Nonostante la dolcezza nel suo sguardo, le sue mani si mossero autoritarie e senza incertezze mentre agguantavano le mie cosce per spalancarle di nuovo. In un'alternanza di terrore e desiderio mi ritrovai con le mani strette a pugno sul lenzuolo.

L'attimo seguente spinse i fianchi contro i miei, entrando completamente e con un unico colpo dentro di me.

"Mia", ringhiò in un affanno, restando fermo dentro di me per lasciarmi il tempo di accettarlo. "Adesso sei mia".

Con lentezza aprii un dito dopo l'altro, lasciando la presa sul lenzuolo e avvinghiai le braccia al suo torace, lasciando che la paura si dissolvesse nel piacere di quelle spinte, lente ma decise, che mi legavano a lui.

Sentivo il suo sguardo su di me, mi rassicurava, cullandomi in una dolce sensazione sempre più calma, sempre più serena. Fino ad annullare il dolore. Qualsiasi dolore. Regalandomi la libertà che avevo perduto da bambina e che per otto anni avevo sfiorato con la punta della dita, temendo che comunque, anche se fossi riuscita ad afferrarla, non sarebbe mai stata mia.

Ora sapevo che non ero affatto menomata.
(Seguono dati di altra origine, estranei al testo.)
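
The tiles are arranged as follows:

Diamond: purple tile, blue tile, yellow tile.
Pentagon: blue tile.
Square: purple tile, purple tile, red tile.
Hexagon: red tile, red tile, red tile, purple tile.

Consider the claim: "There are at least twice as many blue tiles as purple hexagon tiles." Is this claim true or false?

True

|blue tiles| = 2.
|purple hexagon tiles| = 1.
The claim requires 2 ≥ 2 × 1 = 2, which holds.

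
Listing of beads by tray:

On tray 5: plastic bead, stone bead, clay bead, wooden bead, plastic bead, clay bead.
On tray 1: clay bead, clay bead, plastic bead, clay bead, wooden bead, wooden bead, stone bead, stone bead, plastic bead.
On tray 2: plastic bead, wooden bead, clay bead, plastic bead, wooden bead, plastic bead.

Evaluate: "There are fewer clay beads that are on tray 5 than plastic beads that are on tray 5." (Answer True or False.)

|clay beads on tray 5| = 2.
|plastic beads on tray 5| = 2.
The claim requires 2 < 2, which does not hold.

False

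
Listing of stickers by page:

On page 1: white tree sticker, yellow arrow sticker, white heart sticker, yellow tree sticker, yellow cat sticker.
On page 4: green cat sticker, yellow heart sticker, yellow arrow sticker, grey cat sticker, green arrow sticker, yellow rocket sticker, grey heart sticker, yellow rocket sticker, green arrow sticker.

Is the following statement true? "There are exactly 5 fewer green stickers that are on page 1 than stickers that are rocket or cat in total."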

Non c'era niente che mi differenziasse dalle altre donne. Come ogni ragazza innamorata accoglievo dentro di me le spinte sempre più esigenti del suo membro dolorosamente turgido, che spingevano Stephen verso l'orgasmo e che accompagnavano me verso la libertà più grande: quella di essere felice!